私自身、技術を師匠から受け継いで職人としてもう30年ほど経ちます。修行時代には、名工と呼ばれる人の作品を必死で探して勉強しました。小たたき仕上げ自体は、鎌倉時代の小松石(神奈川県産)の石塔にも見られます。両刃のようなもので叩いている跡が見られるのですが、これは仕上げとしての小たたきではなく、おそらく表面を平らにするために叩いたもので、現代のように美しい仕上げとしての小たたきになったのは、私は明治以降ではないかと考えています。というのも、修業時代にたくさんの作品を見に行く中で、「どうしてこんなにきれいなんだろう?」と感じたのは、明治以降の名工と呼ばれる人の作品だったからです。大正に入って国会議事堂を作るとき、関西から腕のいい職人がたくさん関東に流れてきたと言われていますので、職人たちが腕を競い合った結果、技術も高まっていったのではないかと思います。

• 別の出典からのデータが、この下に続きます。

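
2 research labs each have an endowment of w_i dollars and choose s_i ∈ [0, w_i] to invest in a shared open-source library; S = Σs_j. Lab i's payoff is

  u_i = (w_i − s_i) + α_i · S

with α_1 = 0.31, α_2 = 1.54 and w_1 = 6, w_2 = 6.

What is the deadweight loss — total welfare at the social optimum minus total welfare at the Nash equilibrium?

5.1

∂u_i/∂s_i = α_i − 1, so lab i contributes w_i if α_i > 1, else 0.
α_i > 1 for i ∈ {2}; NE contributions (0, 6), S = 6.
W^NE = Σw_i − S^NE + (Σα_i)·S^NE = 12 + 0.85·6 = 17.1.
Planner: ∂(Σu_j)/∂s_i = Σα_j − 1 = 0.85 > 0, so everyone contributes w_i; S^SO = 12, W^SO = 12 + 0.85·12 = 22.2.
Deadweight loss = 5.1.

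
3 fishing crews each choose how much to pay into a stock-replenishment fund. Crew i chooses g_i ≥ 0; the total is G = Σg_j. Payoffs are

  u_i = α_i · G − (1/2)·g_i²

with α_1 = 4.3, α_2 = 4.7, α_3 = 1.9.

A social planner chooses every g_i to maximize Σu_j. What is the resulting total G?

32.7

Planner FOC: ∂(Σu_j)/∂g_i = (Σα_j) − g_i = 0, so g_i^SO = Σα_j = 10.9 for every i; G^SO = 32.7.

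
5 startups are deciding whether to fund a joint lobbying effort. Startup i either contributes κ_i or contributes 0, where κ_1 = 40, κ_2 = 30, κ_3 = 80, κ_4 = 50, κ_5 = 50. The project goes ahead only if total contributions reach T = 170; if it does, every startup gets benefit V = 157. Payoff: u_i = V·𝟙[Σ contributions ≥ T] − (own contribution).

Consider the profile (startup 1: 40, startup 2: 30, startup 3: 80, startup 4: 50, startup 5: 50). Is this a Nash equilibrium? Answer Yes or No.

No

Total = 250 ≥ 170: provided.
Startup 1 (pledges 40, payoff 117): dropping to 0 → total 210, payoff 157. Profitable deviation.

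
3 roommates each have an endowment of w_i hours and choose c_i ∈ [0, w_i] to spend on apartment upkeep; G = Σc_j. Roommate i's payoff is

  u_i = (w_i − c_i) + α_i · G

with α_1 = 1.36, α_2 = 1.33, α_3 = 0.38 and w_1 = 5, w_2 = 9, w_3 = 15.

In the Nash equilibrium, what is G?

∂u_i/∂c_i = α_i − 1, so roommate i contributes w_i if α_i > 1, else 0.
α_i > 1 for i ∈ {1, 2}; NE contributions (5, 9, 0), G = 14.

14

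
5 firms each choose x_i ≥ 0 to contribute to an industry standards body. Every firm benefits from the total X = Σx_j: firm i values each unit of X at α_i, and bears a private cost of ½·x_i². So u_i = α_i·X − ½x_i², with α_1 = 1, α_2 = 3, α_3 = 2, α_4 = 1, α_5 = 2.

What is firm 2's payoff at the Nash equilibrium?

Firm i's FOC: ∂u_i/∂x_i = α_i − x_i = 0, so x_i* = α_i.
NE contributions = (1, 3, 2, 1, 2); X = 9.
u_2 = α_2·X − ½·(x_2)² = 3·9 − ½·3² = 22.5.

22.5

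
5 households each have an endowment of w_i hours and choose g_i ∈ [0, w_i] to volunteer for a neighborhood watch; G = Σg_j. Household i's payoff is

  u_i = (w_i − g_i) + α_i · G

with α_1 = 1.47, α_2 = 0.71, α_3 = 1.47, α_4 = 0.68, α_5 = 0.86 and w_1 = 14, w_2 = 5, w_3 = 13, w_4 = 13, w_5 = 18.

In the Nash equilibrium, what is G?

∂u_i/∂g_i = α_i − 1, so household i contributes w_i if α_i > 1, else 0.
α_i > 1 for i ∈ {1, 3}; NE contributions (14, 0, 13, 0, 0), G = 27.

27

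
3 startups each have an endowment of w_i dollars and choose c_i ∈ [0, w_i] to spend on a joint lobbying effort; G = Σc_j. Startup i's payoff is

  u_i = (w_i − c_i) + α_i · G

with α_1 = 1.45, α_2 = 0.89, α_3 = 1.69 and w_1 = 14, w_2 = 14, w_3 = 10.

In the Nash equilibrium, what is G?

∂u_i/∂c_i = α_i − 1, so startup i contributes w_i if α_i > 1, else 0.
α_i > 1 for i ∈ {1, 3}; NE contributions (14, 0, 10), G = 24.

24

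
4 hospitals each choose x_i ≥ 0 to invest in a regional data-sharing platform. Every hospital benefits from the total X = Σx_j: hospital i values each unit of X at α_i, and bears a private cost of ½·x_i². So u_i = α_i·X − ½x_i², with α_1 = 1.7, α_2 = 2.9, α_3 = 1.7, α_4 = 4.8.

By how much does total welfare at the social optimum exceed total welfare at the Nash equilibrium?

Hospital i's FOC: ∂u_i/∂x_i = α_i − x_i = 0, so x_i* = α_i.
NE contributions = (1.7, 2.9, 1.7, 4.8); X = 11.1.
W^NE = (Σα)·X − ½Σα_i² = 11.1² − ½·37.23 = 104.595.
Planner sets x_i = Σα_j = 11.1 for every i, so X^SO = 4·11.1 = 44.4.
W^SO = (Σα)·X^SO − ½·4·(Σα)² = (4/2)·11.1² = 246.42.
Deadweight loss = W^SO − W^NE = 141.825.

141.825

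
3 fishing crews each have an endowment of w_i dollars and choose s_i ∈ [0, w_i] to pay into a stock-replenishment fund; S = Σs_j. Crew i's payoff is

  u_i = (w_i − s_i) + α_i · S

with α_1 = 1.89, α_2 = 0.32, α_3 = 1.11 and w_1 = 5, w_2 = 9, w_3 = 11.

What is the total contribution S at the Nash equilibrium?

16

∂u_i/∂s_i = α_i − 1, so crew i contributes w_i if α_i > 1, else 0.
α_i > 1 for i ∈ {1, 3}; NE contributions (5, 0, 11), S = 16.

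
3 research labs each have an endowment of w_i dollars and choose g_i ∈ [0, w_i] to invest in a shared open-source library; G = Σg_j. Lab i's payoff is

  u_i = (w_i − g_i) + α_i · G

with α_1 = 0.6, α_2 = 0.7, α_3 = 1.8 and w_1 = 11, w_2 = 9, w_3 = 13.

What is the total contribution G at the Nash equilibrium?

13

∂u_i/∂g_i = α_i − 1, so lab i contributes w_i if α_i > 1, else 0.
α_i > 1 for i ∈ {3}; NE contributions (0, 0, 13), G = 13.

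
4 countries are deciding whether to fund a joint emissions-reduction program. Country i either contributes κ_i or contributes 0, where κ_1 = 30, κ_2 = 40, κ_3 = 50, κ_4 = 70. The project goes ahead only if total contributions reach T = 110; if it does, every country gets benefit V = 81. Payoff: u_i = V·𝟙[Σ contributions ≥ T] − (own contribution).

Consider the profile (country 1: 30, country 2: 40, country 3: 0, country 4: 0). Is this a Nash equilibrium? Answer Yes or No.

No

Total = 70 < 110: not provided.
Country 1 (pledges 30, payoff -30): dropping to 0 → total 40, payoff 0. Profitable deviation.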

こうした手加工の技術を持ち、すべて完全に手加工で仕上げることができる職人さんも、今ではかなり少なくなっています。次世代を担う若い職人さんに技術を受け継ぐことも大切にしながら、私自身も作品製作に取り組むことで、昔の自分のような次世代の石工を目指す若者たちに技術を残すことができればうれしい限りです。これからも機会があれば、手加工のことについてご紹介してまいります!